Kombinieren Sie dann den Inhalt aus den Röhrchen A und B und inkubieren Sie weitere fünf Minuten bei Raumtemperatur. Geben Sie die Mischung in die 12-Well-Platte und inkubieren Sie die Zellen sechs Stunden lang bei 37 Grad Celsius. Ersetzen Sie das Medium am Ende der Inkubation durch frisches DMEM-Medium.
Beurteilen Sie nach 24 oder 48 Stunden die Transfektionseffizienz, indem Sie die HeLa-Zellen unter einem Fluoreszenzmikroskop untersuchen. Dissoziieren Sie die transfizierten HeLa-Zellen vollständig mit 0,25 % Trypsin-EDTA und inkubieren Sie drei bis fünf Minuten lang bei 37 Grad Celsius. Als nächstes zählen Sie die Zellen mit einer Neubauer-Kammer oder einem automatisierten Zellzähler.
Plattieren Sie die Zellen in drei separate 96-Well-Platten für jede transfizierte Population nach seriellen Verdünnungsmethoden. Stellen Sie die Zellen für ein bis zwei Wochen in einen befeuchteten Inkubator. Für das phänotypbasierte Screening und die Validierung von CENP-E Knockout dissoziieren und expandieren Sie die Zellen fünf bis sieben Tage lang in 24-Well- oder 12-Well-Platten.
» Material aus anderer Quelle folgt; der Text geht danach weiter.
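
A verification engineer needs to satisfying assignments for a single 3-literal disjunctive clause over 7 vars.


Step 1: Total=2^7=128
Step 2: Unsat when all 3 false: 2^4=16
Step 3: Sat=128-16=112

112


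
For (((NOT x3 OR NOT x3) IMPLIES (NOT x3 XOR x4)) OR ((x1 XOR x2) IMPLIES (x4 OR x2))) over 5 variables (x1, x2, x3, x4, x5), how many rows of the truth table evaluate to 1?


Formula: (((NOT x3 OR NOT x3) IMPLIES (NOT x3 XOR x4)) OR ((x1 XOR x2) IMPLIES (x4 OR x2))) over 5 vars (32 rows)
Evaluate each row (x1, x2, x3, x4, x5 as bits, MSB first):
  row 0 [00000]: (((NOT 0 OR NOT 0) IMPLIES (NOT 0 XOR 0)) OR ((0 XOR 0) IMPLIES (0 OR 0))) -> 1
  row 1 [00001]: (((NOT 0 OR NOT 0) IMPLIES (NOT 0 XOR 0)) OR ((0 XOR 0) IMPLIES (0 OR 0))) -> 1
  row 2 [00010]: (((NOT 0 OR NOT 0) IMPLIES (NOT 0 XOR 1)) OR ((0 XOR 0) IMPLIES (1 OR 0))) -> 1
  row 3 [00011]: (((NOT 0 OR NOT 0) IMPLIES (NOT 0 XOR 1)) OR ((0 XOR 0) IMPLIES (1 OR 0))) -> 1
  row 4 [00100]: (((NOT 1 OR NOT 1) IMPLIES (NOT 1 XOR 0)) OR ((0 XOR 0) IMPLIES (0 OR 0))) -> 1
  row 5 [00101]: (((NOT 1 OR NOT 1) IMPLIES (NOT 1 XOR 0)) OR ((0 XOR 0) IMPLIES (0 OR 0))) -> 1
  row 6 [00110]: (((NOT 1 OR NOT 1) IMPLIES (NOT 1 XOR 1)) OR ((0 XOR 0) IMPLIES (1 OR 0))) -> 1
  row 7 [00111]: (((NOT 1 OR NOT 1) IMPLIES (NOT 1 XOR 1)) OR ((0 XOR 0) IMPLIES (1 OR 0))) -> 1
  row 8 [01000]: (((NOT 0 OR NOT 0) IMPLIES (NOT 0 XOR 0)) OR ((0 XOR 1) IMPLIES (0 OR 1))) -> 1
  row 9 [01001]: (((NOT 0 OR NOT 0) IMPLIES (NOT 0 XOR 0)) OR ((0 XOR 1) IMPLIES (0 OR 1))) -> 1
  row 10 [01010]: (((NOT 0 OR NOT 0) IMPLIES (NOT 0 XOR 1)) OR ((0 XOR 1) IMPLIES (1 OR 1))) -> 1
  row 11 [01011]: (((NOT 0 OR NOT 0) IMPLIES (NOT 0 XOR 1)) OR ((0 XOR 1) IMPLIES (1 OR 1))) -> 1
  row 12 [01100]: (((NOT 1 OR NOT 1) IMPLIES (NOT 1 XOR 0)) OR ((0 XOR 1) IMPLIES (0 OR 1))) -> 1
  row 13 [01101]: (((NOT 1 OR NOT 1) IMPLIES (NOT 1 XOR 0)) OR ((0 XOR 1) IMPLIES (0 OR 1))) -> 1
  row 14 [01110]: (((NOT 1 OR NOT 1) IMPLIES (NOT 1 XOR 1)) OR ((0 XOR 1) IMPLIES (1 OR 1))) -> 1
  row 15 [01111]: (((NOT 1 OR NOT 1) IMPLIES (NOT 1 XOR 1)) OR ((0 XOR 1) IMPLIES (1 OR 1))) -> 1
  row 16 [10000]: (((NOT 0 OR NOT 0) IMPLIES (NOT 0 XOR 0)) OR ((1 XOR 0) IMPLIES (0 OR 0))) -> 1
  row 17 [10001]: (((NOT 0 OR NOT 0) IMPLIES (NOT 0 XOR 0)) OR ((1 XOR 0) IMPLIES (0 OR 0))) -> 1
  row 18 [10010]: (((NOT 0 OR NOT 0) IMPLIES (NOT 0 XOR 1)) OR ((1 XOR 0) IMPLIES (1 OR 0))) -> 1
  row 19 [10011]: (((NOT 0 OR NOT 0) IMPLIES (NOT 0 XOR 1)) OR ((1 XOR 0) IMPLIES (1 OR 0))) -> 1
  row 20 [10100]: (((NOT 1 OR NOT 1) IMPLIES (NOT 1 XOR 0)) OR ((1 XOR 0) IMPLIES (0 OR 0))) -> 1
  row 21 [10101]: (((NOT 1 OR NOT 1) IMPLIES (NOT 1 XOR 0)) OR ((1 XOR 0) IMPLIES (0 OR 0))) -> 1
  row 22 [10110]: (((NOT 1 OR NOT 1) IMPLIES (NOT 1 XOR 1)) OR ((1 XOR 0) IMPLIES (1 OR 0))) -> 1
  row 23 [10111]: (((NOT 1 OR NOT 1) IMPLIES (NOT 1 XOR 1)) OR ((1 XOR 0) IMPLIES (1 OR 0))) -> 1
  row 24 [11000]: (((NOT 0 OR NOT 0) IMPLIES (NOT 0 XOR 0)) OR ((1 XOR 1) IMPLIES (0 OR 1))) -> 1
  row 25 [11001]: (((NOT 0 OR NOT 0) IMPLIES (NOT 0 XOR 0)) OR ((1 XOR 1) IMPLIES (0 OR 1))) -> 1
  row 26 [11010]: (((NOT 0 OR NOT 0) IMPLIES (NOT 0 XOR 1)) OR ((1 XOR 1) IMPLIES (1 OR 1))) -> 1
  row 27 [11011]: (((NOT 0 OR NOT 0) IMPLIES (NOT 0 XOR 1)) OR ((1 XOR 1) IMPLIES (1 OR 1))) -> 1
  row 28 [11100]: (((NOT 1 OR NOT 1) IMPLIES (NOT 1 XOR 0)) OR ((1 XOR 1) IMPLIES (0 OR 1))) -> 1
  row 29 [11101]: (((NOT 1 OR NOT 1) IMPLIES (NOT 1 XOR 0)) OR ((1 XOR 1) IMPLIES (0 OR 1))) -> 1
  row 30 [11110]: (((NOT 1 OR NOT 1) IMPLIES (NOT 1 XOR 1)) OR ((1 XOR 1) IMPLIES (1 OR 1))) -> 1
  row 31 [11111]: (((NOT 1 OR NOT 1) IMPLIES (NOT 1 XOR 1)) OR ((1 XOR 1) IMPLIES (1 OR 1))) -> 1
Full result column, 8 rows per line (x1,x2 fixed per line; x3,x4,x5 runs 000..111 left to right):
  rows 0-7 [x1,x2=00]: 11111111  (ones: 8)
  rows 8-15 [x1,x2=01]: 11111111  (ones: 8)
  rows 16-23 [x1,x2=10]: 11111111  (ones: 8)
  rows 24-31 [x1,x2=11]: 11111111  (ones: 8)
Count of 1-rows = 8+8+8+8 = 32

32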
Untersuchen Sie die mutierten Zellen mit kleineren Koloniedurchmessern mit einem inversen Mikroskop mit Objektivlinsen mit 10-facher und 20-facher Vergrößerung. Ernten Sie als Nächstes die Zellen für die DNA-Extraktion, indem Sie das Column Animal Genomic DNA Extraction Kit gemäß den Anweisungen des Herstellers verwenden und die Polymerase-Kettenreaktionen einrichten. Ligate der Ziel-DNA in den pMD18-T-Vektor gemäß den Protokollen des Herstellers.
Transfizieren Sie das ligierte Plasmid in kompetente DH5-Alpha-Zellen und fahren Sie mit der Kultur für die Klonauswahl fort. Um die Arten von CENP-E Knockout zu identifizieren, isolieren Sie die Plasmid-DNA mit Hilfe eines Plasmid-Extraktionskits gemäß den Richtlinien des Herstellers. Führen Sie als Nächstes eine Sanger-Sequenzierung für die Plasmid-DNA jeder Kolonie mit M13-Vorwärts- und Rückwärtsprimern durch.
Aussaat der Wildtyp- und CENP-E-Mutanten-HeLa-Zellen auf 12-Millimeter-Glasdeckgläsern in einer 24-Well-Platte. Entfernen Sie das gesamte DMEM-Medium und fixieren Sie die Zellen mit einer 4%igen Paraformaldehyd- und PBS-Lösung bei Raumtemperatur für 10 Minuten. Als nächstes färben Sie die Kerne fünf Minuten lang bei Raumtemperatur mit DAPI.
Beobachten und validieren Sie die CENP-E-Mutantenzellen basierend auf dem Phänotyp der Chromosomenausrichtung mit einem Fluoreszenzmikroskop. Das phänotypische Screening der Kolonien zeigte, dass die CENP-E Knockout-Zellen im Vergleich zur Kontrollgruppe eine erhöhte Chromosomenfehlstellung aufwiesen.